Summer paving to begin

NLJ Staff

Summer paving to begin

Wyoming Department of Transportation maintenance crews will begin paving operations on various roads throughout northeast Wyoming next week, according to a May 10 release.

Operations will begin in and around the Sundance area on Monday, May 17, weather

Paving operations in Crook and Weston counties are expected to be completed by mid-June.  Paving operations will then move to Johnson and Sheridan counties and then to Campbell County.

This particular paving operation is meant to repair existing roadways that may have been damaged due to snow removal, winter frost heaving, excessive ruts, and cracking. The average life span of the top few inches of a paved highway is ten to 15 years and dependent on the type and volume of traffic.

Each year, area maintenance supervisors, foremen, and district administrators meet to determine which roadways will be paved. They look at the data, drive the road and look at the surface condition with a critical eye to determine which ones need to be paved. 

One of the key determinants is whether or not the roadway condition provides safe travel for motorists. 
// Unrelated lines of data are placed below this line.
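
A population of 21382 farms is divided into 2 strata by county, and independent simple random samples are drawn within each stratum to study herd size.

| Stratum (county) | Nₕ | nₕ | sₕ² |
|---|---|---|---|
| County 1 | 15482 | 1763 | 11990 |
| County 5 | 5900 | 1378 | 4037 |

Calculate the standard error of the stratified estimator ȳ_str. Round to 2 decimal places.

1.82

Var(ȳ_str) = Σₕ Wₕ²(1 − fₕ)sₕ²/nₕ with Wₕ = Nₕ/N, N = 21382.
County 1: Wₕ = 0.72406697; term = 0.72406697²·(1 − 0.11387418)·11990/1763 = 3.15951.
County 5: Wₕ = 0.27593303; term = 0.27593303²·(1 − 0.23355932)·4037/1378 = 0.17096037.
Sum = 3.3304704.
SE = √(3.3304704) = 1.82.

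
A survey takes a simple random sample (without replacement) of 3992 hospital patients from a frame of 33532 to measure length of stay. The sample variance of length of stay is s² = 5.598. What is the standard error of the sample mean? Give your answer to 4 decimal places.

Under SRS without replacement, Var(ȳ) = (1 − f)·s²/n with f = n/N = 3992/33532 = 0.11905046.
Var(ȳ) = (1 − 0.11905046)·5.598/3992 = 0.88094954·0.0014023046 = 0.0012353596.
SE(ȳ) = √(0.0012353596) = 0.0351.

0.0351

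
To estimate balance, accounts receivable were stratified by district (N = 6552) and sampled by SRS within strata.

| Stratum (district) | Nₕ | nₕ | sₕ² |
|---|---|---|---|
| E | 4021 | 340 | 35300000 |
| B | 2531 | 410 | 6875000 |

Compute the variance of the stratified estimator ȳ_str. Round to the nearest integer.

Var(ȳ_str) = Σₕ Wₕ²(1 − fₕ)sₕ²/nₕ with Wₕ = Nₕ/N, N = 6552.
E: Wₕ = 0.61370574; term = 0.61370574²·(1 − 0.08455608)·35300000/340 = 35797.105.
B: Wₕ = 0.38629426; term = 0.38629426²·(1 − 0.16199131)·6875000/410 = 2096.8815.
Sum = 37893.987.

37894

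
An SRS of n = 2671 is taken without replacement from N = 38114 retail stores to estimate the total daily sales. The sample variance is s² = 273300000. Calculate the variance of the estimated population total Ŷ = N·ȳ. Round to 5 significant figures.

Var(Ŷ) = N²·Var(ȳ) = N²·(1 − n/N)·s²/n.
f = 2671/38114 = 0.07007924; Var(ȳ) = 0.92992076·273300000/2671 = 95150.635.
Var(Ŷ) = 38114² · 95150.635 = 1.3822314 × 10^14.

1.3822 × 10^14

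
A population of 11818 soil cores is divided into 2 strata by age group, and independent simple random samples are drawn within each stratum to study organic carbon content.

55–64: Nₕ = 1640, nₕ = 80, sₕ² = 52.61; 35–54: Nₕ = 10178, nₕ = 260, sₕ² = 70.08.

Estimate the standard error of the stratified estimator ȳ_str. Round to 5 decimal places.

0.45482

Var(ȳ_str) = Σₕ Wₕ²(1 − fₕ)sₕ²/nₕ with Wₕ = Nₕ/N, N = 11818.
55–64: Wₕ = 0.13877137; term = 0.13877137²·(1 − 0.04878049)·52.61/80 = 0.012046442.
35–54: Wₕ = 0.86122863; term = 0.86122863²·(1 − 0.02554529)·70.08/260 = 0.19481362.
Sum = 0.20686006.
SE = √(0.20686006) = 0.45482.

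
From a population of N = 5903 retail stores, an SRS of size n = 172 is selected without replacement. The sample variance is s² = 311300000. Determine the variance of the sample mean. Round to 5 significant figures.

Under SRS without replacement, Var(ȳ) = (1 − f)·s²/n with f = n/N = 172/5903 = 0.02913773.
Var(ȳ) = (1 − 0.02913773)·311300000/172 = 0.97086227·1.8098837 × 10^6 = 1.7571478 × 10^6.

1.7571 × 10^6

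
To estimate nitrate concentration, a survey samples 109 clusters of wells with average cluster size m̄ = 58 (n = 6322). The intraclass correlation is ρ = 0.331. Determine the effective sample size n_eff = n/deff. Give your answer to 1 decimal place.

deff = 1 + (58 − 1)·0.331 = 1 + 18.867 = 19.867.
n_eff = 6322 / 19.867 = 318.2.

318.2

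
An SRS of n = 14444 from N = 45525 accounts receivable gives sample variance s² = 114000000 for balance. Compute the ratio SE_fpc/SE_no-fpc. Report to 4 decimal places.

f = n/N = 14444/45525 = 0.31727622.
SE_no-fpc = √(s²/n) = 88.840028; SE_fpc = √((1−f)s²/n) = 73.405939.
Ratio = √(1−f) = 0.82627101.

0.8263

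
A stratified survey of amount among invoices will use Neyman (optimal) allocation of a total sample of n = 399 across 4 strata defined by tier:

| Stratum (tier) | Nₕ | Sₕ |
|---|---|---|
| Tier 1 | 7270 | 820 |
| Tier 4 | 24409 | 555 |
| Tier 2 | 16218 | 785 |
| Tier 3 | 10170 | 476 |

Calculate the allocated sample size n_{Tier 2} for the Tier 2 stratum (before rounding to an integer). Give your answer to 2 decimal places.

136.99

Neyman allocation: nₕ = n·NₕSₕ / Σⱼ NⱼSⱼ.
Σ NⱼSⱼ = 7270·820 + 24409·555 + 16218·785 + 10170·476 = 3.7080445 × 10^7.
n_{Tier 2} = 399·16218·785 / (3.7080445 × 10^7) = 136.99.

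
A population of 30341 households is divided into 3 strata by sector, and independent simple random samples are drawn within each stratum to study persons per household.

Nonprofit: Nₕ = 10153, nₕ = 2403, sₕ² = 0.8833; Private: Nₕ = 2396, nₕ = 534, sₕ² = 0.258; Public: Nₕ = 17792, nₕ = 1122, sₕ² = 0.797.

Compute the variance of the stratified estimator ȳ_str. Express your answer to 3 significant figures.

2.63 × 10^-4

Var(ȳ_str) = Σₕ Wₕ²(1 − fₕ)sₕ²/nₕ with Wₕ = Nₕ/N, N = 30341.
Nonprofit: Wₕ = 0.33462971; term = 0.33462971²·(1 − 0.23667881)·0.8833/2403 = 3.1418885 × 10^-5.
Private: Wₕ = 0.07896905; term = 0.07896905²·(1 − 0.22287145)·0.258/534 = 2.3414515 × 10^-6.
Public: Wₕ = 0.58640124; term = 0.58640124²·(1 − 0.06306205)·0.797/1122 = 2.2885798 × 10^-4.
Sum = 2.6261832 × 10^-4.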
“Summer paving operations are a critical component to fulfilling the mission of WYDOT — to provide a safe and effective transportation system — WYDOT District 4 maintenance dedicates about 20,000 man-hours each summer maintaining roadway surface conditions in our district,” the release states.

This summer more than 23 miles and 60 locations will be paved utilizing 30,000 tons of hot mix asphalt.

In order to complete a paving operation crews need to close travel lanes, set up detours, and employ flagging operations redirecting traffic out of the work lane as it is being completed. These road sections could be a few hundred feet or up to a mile long. 

“It is important for motorists to slow down and move over when they encounter any maintenance, construction, and utilities workers and vehicles when traveling on Wyoming’s interstates and highways, in fact, it is a Wyoming state law,” the release states.

The Move Over law requires motorists to slow down, move over to give safe clearance to law enforcement officers, firefighters, ambulances, utility workers, and in some cases, tow-truck drivers and disabled vehicles that have pulled over.

Wyoming’s Move Over law requires motorists to do what they currently do when encountering an emergency vehicle that has pulled over.

When a construction, maintenance, or utility vehicle is stopped on a road with two or more lanes in the same direction, motorists must move to the farthest lane away from the stopped vehicle.

On a two-lane road where speeds are 45 mph or greater, motorists must slow down to 20 mph below the posted speed limit. Motorists can be fined $235 for failure to move over.